Dans la Déclaration des leaders du sommet du G20 de Londres, le 2 avril 2009, on peut lire dans le point 3, en guise de réflexion et de solution face à la crise, que la « prospérité est indivisible : que la croissance, pour être soutenable, doit être partagée. » La fin de ce paragraphe affirme aussi nettement l’orientation et l’intention du G20 lorsqu’il est écrit, « Nous croyons que la seule fondation sûre pour une mondialisation durable et une augmentation de la prospérité pour tous est une économie mondiale ouverte basée sur les principes du marché, la régulation efficace et de fortes institutions mondiales. »

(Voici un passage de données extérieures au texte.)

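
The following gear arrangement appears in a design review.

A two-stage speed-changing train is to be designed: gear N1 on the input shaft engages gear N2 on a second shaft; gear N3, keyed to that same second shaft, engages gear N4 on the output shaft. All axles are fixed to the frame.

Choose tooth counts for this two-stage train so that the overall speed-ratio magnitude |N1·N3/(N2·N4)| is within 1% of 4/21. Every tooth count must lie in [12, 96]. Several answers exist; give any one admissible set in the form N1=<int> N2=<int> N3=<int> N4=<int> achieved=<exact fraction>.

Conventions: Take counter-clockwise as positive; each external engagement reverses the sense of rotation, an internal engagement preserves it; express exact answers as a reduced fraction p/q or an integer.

N1=12 N2=14 N3=12 N4=54 achieved=4/21

2-stage fixed-axis compound train for ratio 4/21
target = 4/21 in lowest terms: an exact hit needs N1·N3 = k·4 and N2·N4 = k·21 for one integer k, every count in [12, 96]; additionally prefer no 1:1 stage (N1 ≠ N2, N3 ≠ N4)
k = 1…35: no 1:1-free in-range split of k·4 and k·21 into factor pairs; take k = 36
k = 36: N1·N3 = 144 = 12·12, N2·N4 = 756 = 14·54
achieved = 12·12/(14·54) = 4/21; |achieved − target| = 0 ≤ 1/525 ✓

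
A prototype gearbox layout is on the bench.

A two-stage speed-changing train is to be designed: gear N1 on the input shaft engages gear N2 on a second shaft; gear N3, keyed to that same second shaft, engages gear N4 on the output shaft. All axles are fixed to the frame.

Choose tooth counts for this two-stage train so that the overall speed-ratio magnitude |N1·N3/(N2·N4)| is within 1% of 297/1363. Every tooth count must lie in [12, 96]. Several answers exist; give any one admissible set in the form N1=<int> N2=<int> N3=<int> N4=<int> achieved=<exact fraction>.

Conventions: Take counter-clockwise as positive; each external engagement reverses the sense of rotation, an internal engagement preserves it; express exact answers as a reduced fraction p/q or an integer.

design class (target 297/1363): fixed-axis compound train
target = 297/1363 in lowest terms: an exact hit needs N1·N3 = k·297 and N2·N4 = k·1363 for one integer k, every count in [12, 96]; additionally prefer no 1:1 stage (N1 ≠ N2, N3 ≠ N4)
k = 1: no 1:1-free in-range split of k·297 and k·1363 into factor pairs; take k = 2
k = 2: N1·N3 = 594 = 18·33, N2·N4 = 2726 = 29·94
achieved = 18·33/(29·94) = 297/1363; |achieved − target| = 0 ≤ 297/136300 ✓

N1=18 N2=29 N3=33 N4=94 achieved=297/1363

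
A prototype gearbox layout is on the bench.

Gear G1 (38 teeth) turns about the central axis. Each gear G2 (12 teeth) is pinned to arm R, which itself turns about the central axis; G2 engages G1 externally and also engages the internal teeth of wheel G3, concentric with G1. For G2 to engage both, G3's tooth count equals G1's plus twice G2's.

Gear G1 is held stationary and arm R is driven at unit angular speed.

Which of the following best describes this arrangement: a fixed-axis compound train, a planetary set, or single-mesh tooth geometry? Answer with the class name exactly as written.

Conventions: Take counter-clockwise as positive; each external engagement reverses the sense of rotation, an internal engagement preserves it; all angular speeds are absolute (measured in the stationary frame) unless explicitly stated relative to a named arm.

topology: planetary set — G1 38T / G2 12T / G3 62T, arm = carrier (Willis)
classification: planetary set

planetary set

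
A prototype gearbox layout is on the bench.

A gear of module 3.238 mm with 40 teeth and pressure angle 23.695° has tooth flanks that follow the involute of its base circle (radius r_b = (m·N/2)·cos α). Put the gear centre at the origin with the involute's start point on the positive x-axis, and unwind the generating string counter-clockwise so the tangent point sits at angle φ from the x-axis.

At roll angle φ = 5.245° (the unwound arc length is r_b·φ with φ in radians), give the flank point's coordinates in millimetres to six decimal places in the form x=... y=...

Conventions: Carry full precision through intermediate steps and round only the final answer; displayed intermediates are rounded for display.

recognized (one wheel, involute flank): single-mesh tooth geometry, m = 3.238, N = 40
pitch radius r_p = m·N/2 = 3.238·40/2 = 64.760000
base radius r_b = r_p·cos α = 64.760000·cos 23.695° = 59.300581
roll angle φ = 5.245° = 0.09154252 rad
x = r_b·(cos φ + φ·sin φ) = 59.548531
y = r_b·(sin φ − φ·cos φ) = 0.015151

x=59.548531 y=0.015151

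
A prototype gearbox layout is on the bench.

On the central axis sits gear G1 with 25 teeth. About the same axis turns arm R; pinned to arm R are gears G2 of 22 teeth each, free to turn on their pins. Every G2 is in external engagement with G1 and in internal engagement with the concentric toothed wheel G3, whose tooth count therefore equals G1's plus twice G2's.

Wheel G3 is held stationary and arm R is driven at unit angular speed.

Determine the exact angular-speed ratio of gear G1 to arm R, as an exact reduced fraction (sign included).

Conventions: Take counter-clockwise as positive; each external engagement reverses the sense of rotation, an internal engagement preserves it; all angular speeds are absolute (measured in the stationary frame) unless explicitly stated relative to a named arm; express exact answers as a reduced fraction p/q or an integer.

topology: planetary set — G1 25T / G2 22T / G3 69T, arm = carrier (Willis)
ring teeth: 25 + 2·22 = 69
25(ω_sun−ω_arm) = −69(ω_ring−ω_arm),  ω_ring = 0, ω_arm = 1
ω_sun = 1 − (69/25)(0−1) = 94/25
ω_out/ω_in = 94/25

94/25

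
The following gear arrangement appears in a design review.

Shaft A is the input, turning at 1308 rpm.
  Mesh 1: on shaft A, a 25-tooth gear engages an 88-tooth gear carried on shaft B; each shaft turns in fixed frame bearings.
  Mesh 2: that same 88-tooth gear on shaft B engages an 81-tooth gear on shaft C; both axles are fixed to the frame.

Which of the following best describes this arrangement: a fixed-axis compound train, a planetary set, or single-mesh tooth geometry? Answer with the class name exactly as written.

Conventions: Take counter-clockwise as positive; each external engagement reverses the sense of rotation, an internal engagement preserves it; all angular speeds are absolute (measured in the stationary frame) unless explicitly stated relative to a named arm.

fixed-axis compound train

topology: fixed-axis compound train — 2 meshes, A→C
classification: fixed-axis compound train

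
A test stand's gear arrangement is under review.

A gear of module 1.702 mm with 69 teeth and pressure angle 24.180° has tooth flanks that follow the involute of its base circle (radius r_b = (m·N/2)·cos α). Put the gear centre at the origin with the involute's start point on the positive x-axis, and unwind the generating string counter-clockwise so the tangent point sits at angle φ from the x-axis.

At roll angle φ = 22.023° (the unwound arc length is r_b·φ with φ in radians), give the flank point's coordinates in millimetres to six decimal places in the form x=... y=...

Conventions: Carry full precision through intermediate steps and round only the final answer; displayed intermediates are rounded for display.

x=57.379312 y=0.999100

single-mesh involute tooth geometry (69T wheel at module 1.702)
pitch radius r_p = m·N/2 = 1.702·69/2 = 58.719000
base radius r_b = r_p·cos α = 58.719000·cos 24.180° = 53.567180
roll angle φ = 22.023° = 0.38437386 rad
x = r_b·(cos φ + φ·sin φ) = 57.379312
y = r_b·(sin φ − φ·cos φ) = 0.999100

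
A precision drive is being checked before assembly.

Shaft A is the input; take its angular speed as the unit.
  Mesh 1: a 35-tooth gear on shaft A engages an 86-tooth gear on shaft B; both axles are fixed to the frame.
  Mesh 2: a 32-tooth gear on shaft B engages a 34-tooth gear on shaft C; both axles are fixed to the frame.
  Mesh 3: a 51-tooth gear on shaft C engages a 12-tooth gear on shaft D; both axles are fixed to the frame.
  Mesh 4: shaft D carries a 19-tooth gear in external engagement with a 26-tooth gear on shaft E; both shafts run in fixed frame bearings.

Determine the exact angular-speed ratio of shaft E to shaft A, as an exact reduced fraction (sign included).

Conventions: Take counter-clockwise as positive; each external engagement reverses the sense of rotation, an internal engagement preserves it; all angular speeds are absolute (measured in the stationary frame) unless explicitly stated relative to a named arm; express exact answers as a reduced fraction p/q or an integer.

665/559

class = fixed-axis compound train [4 meshes; 4 ratios multiply, 4 sense flips]
mesh 1 [35T→86T]: running ratio 35/86, sense −
mesh 2 [32T→34T]: running ratio 280/731, sense +
mesh 3 [51T→12T]: running ratio 70/43, sense −
mesh 4 [19T→26T]: running ratio 665/559, sense +
ω_out/ω_in = 665/559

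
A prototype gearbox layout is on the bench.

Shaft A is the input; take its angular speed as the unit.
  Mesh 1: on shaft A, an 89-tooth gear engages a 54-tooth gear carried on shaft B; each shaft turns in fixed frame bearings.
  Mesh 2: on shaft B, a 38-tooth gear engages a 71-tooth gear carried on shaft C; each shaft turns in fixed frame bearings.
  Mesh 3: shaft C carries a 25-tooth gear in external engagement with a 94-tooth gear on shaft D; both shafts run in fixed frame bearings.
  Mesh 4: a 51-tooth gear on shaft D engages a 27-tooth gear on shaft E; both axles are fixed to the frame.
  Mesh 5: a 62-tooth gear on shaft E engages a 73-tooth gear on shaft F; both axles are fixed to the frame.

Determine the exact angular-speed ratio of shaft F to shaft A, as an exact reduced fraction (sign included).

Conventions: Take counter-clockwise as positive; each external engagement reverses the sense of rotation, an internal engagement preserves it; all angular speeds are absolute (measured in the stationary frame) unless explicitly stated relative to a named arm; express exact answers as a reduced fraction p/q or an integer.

-22278925/59195043

class = fixed-axis compound train [5 meshes; 5 ratios multiply, 5 sense flips]
mesh 1 [89T→54T]: running ratio 89/54, sense −
mesh 2 [38T→71T]: running ratio 1691/1917, sense +
mesh 3 [25T→94T]: running ratio 42275/180198, sense −
mesh 4 [51T→27T]: running ratio 718675/1621782, sense +
mesh 5 [62T→73T]: running ratio 22278925/59195043, sense −
ω_out/ω_in = -22278925/59195043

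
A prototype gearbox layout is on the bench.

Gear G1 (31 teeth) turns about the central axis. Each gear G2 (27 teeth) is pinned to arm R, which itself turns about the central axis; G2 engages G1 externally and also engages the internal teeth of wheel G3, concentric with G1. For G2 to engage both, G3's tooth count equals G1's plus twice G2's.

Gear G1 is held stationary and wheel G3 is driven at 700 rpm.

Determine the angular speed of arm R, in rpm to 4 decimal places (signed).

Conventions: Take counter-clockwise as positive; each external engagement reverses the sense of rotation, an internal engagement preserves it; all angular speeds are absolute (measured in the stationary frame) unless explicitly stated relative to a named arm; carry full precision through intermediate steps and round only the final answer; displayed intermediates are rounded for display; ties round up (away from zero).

+512.9310 rpm

planetary set (31T centre, 27T on arm, 85T internal) — Willis relation
normalise by the input: solve with ω_ring = 1, then scale by 700 rpm
ring teeth: 31 + 2·27 = 85
31(ω_sun−ω_arm) = −85(ω_ring−ω_arm),  ω_sun = 0, ω_ring = 1
31(0−ω_arm) = −85(1−ω_arm)  ⇒  116·ω_arm = 85  ⇒  ω_arm = 85/116
scale: ω_arm = 85/116 × 700 rpm = +512.9310 rpm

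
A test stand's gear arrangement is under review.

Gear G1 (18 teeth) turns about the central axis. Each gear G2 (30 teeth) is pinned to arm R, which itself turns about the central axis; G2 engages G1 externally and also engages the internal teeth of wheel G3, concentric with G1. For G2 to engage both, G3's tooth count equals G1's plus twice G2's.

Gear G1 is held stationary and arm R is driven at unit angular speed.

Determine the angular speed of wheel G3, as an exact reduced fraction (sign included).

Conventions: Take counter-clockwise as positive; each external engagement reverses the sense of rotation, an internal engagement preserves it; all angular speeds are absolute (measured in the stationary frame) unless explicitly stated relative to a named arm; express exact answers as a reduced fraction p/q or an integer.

class = planetary set [G3 = 18+2·30 = 78; Willis about the carrier]
ring teeth: 18 + 2·30 = 78
18(ω_sun−ω_arm) = −78(ω_ring−ω_arm),  ω_sun = 0, ω_arm = 1
ω_ring = 1 − (18/78)(0−1) = 16/13
exact speed ratio = 16/13

16/13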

Il n’y a donc aucune remise en question du système capitaliste et des fondements injustes qu’il nécessite pour fonctionner, des crises qui lui sont inhérente, ni aucune analyse du fait que ces crises sont conséquences des dynamiques générées par ce système, et non de simples problèmes d’ajustements et de régulation.
On nous parle de «…régulation efficace…» alors que la dérégulation est un des points centraux de la pensée néolibérale et que celle-ci est une des causes de la crise financière. On nous annonce que c’est seulement à travers ce même courant économique qu’on va trouver les solutions.
On nous annonce «…une économie mondiale ouverte basée sur (…) de fortes institutions mondiales…». En d’autres mots, que ce sont les institutions qui détruisent complètement les acquis sociaux, et qui appliquent avec le plus de vigueur la privatisation (FMI, Banque mondiale), qui vont nous aider dans ce travail de réorganisation économique.
Par «… stabilité économique globale…», on entend que soient créées les conditions nécessaires pour garantir les profits, bénéfices des actions et des patrons et la rentabilité des compagnies, même si celles-ci fonctionnent grâce à une profonde oppression et exploitation des humains et des écosystèmes. Lorsque celle-ci ne s’obtient pas à cause de la contestation majeure des opprimé-e-s par ces méthodes, la force est employée pour obtenir cette stabilité. En témoigne les nombreuses dictatures en Amérique latine, qui sont presque chaque fois accompagnées d’un plan de réorganisation économique néolibéral qui avantage les oligarchies et désavantage l’ensemble des populations.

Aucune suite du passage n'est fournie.